Bacchi dedicates his article to beards and their manifold meanings in the medieval period. In his comparative approach, Bacchi deals with notions of social marginality, masculinity, secular political and ecclesiastical empowerment, and of the religious practice of penance and submission to God. Nowhere in the reviewed book does the contrast between the Occident (the western European Greek-Roman tradition of shaving faces) and the Orient (Byzantine and Eastern Orthodoxy covering the male face with hair) become so sharp. The reader has not been introduced to the fascinating role of beards during the crusades. Having covered your face with a beard became a mark of collective identity which could endanger your life in an armed conflict.
Ziegler chooses to turn to the medieval face as the playground for learned physiognomic theories. For Ziegler, from the 13th century onwards, the head, and especially the face, has overshadowed any other part of the body in the preparation of a physiognomic profile which could contain up to 33 categories (by della Porta) of facial signs. At the end of his contribution, Ziegler edited chapter 16 of an unpublished manuscript of Rolandus Scriptoris' "Reductorium phisonomie" offering only 20 facial signs.
Wirth writes about the medieval preference of depicting the head in a three-quarter position, especially in narrative sceneries. The en-face view is reserved for Christ or Mary with her infant or alternatively to royals, which is a remote resemblance to the classical depiction of antique rulers. The profile is used less often. Wirth takes the Mass of Gregory to illustrate the use of profile as an intermediary between the crucifixion in front of Gregory and the silent observer behind him.
Olariu removes the death mask from the mortal face of Bishop Wolfhard of Roth (d. 1302) and thus opposes the thesis of Panofsky in his "Tomb Sculpture". According to Olariu, the mortal corpse symbolizes the idea that before resurrection the body must decay. Steiner takes us to Japan giving fascinating insight into the lack of individuality in Japanese portraits. In Japanese mythology, the mirror is a tool for seeing the other but not yourself. Physiognomy serves medical diagnosis only.
The volume provides a plethora of singular observations on the face and gaze in medieval art. As is often the case in such proceedings not all the contributions are equally accomplished. However, readers, and not only art historians, will not fail to find points of interests.
Annotations:
[1] Hans Belting: Faces - Eine Geschichte des Gesichts, München 22014, 156-165.

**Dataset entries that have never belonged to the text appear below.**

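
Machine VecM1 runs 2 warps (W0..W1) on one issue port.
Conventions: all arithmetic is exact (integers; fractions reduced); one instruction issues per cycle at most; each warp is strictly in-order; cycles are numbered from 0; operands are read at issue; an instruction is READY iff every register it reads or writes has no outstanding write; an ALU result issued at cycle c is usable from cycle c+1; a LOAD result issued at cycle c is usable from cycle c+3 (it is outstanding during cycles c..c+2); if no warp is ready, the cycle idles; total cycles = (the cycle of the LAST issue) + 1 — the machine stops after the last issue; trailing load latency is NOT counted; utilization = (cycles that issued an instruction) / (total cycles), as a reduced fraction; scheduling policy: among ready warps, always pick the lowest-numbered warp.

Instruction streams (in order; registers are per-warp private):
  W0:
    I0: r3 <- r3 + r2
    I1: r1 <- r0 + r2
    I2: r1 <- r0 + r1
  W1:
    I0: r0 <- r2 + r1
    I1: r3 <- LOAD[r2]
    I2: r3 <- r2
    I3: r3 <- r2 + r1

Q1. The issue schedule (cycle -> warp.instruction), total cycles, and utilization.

cycle 0: W0.I0
cycle 1: W0.I1
cycle 2: W0.I2
cycle 3: W1.I0
cycle 4: W1.I1
cycle 5: idle
cycle 6: idle
cycle 7: W1.I2
cycle 8: W1.I3

Answer: 9 cycles, utilization 7/9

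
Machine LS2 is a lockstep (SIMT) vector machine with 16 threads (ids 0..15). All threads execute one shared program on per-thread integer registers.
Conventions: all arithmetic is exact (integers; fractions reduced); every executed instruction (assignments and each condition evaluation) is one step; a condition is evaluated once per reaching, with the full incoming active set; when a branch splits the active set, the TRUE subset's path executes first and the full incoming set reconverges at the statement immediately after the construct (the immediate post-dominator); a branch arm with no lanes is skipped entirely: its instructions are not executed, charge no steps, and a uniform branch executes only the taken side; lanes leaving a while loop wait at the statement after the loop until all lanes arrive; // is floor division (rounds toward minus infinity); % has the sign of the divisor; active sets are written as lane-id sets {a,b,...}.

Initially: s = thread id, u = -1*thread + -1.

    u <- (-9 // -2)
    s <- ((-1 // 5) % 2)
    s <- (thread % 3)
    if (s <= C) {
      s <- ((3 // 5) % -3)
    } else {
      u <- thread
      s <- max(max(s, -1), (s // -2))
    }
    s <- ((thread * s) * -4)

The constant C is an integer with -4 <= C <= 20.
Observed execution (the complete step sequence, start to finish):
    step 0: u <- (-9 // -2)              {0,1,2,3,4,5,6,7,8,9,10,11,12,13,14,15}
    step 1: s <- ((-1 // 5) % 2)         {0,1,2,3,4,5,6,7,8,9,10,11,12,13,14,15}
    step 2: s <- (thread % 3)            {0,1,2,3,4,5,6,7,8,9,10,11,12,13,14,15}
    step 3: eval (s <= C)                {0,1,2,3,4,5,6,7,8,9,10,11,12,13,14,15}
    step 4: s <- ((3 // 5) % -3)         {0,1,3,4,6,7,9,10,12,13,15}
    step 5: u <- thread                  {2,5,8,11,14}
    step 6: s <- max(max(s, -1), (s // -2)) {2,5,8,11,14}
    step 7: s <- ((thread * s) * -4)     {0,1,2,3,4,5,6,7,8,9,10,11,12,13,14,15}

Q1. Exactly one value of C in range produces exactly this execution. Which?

Answer: C = 1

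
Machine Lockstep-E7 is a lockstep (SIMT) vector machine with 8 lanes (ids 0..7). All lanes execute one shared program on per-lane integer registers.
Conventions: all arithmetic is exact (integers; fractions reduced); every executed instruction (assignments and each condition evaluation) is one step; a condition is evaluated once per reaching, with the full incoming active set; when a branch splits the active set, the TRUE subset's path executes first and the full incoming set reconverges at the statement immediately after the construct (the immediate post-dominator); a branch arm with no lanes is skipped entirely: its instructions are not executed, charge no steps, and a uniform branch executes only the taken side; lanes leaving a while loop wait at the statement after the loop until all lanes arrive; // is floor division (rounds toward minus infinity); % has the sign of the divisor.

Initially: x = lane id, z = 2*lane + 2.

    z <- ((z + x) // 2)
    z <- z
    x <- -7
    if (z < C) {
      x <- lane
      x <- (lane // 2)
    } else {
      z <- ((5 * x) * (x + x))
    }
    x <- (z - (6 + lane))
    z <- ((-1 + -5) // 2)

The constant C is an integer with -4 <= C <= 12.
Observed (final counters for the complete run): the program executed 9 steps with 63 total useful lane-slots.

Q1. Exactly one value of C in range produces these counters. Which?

Answer: C = 11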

[2] Marcia Kupfer: Art and Optics in the Hereford Map. An English Mappa Mundi, c. 1300, Yale 2016.
[3] Mordechay Lewy: Did Burning Mirrors Cause Body Marks on St. Francis of Assisi? A Material View on Medieval Stigmata, in: Mediaevistik 34 (2021), 99-127.
[4] Saskia C. Quené: Goldgrund und Perspektive. Fra Angelico im Glanz des Quattrocento, Berlin 2023.
[5] Raoul Glaber: Histoires, trad. par Mathieu Arnoux, Turnhout 1996, 80.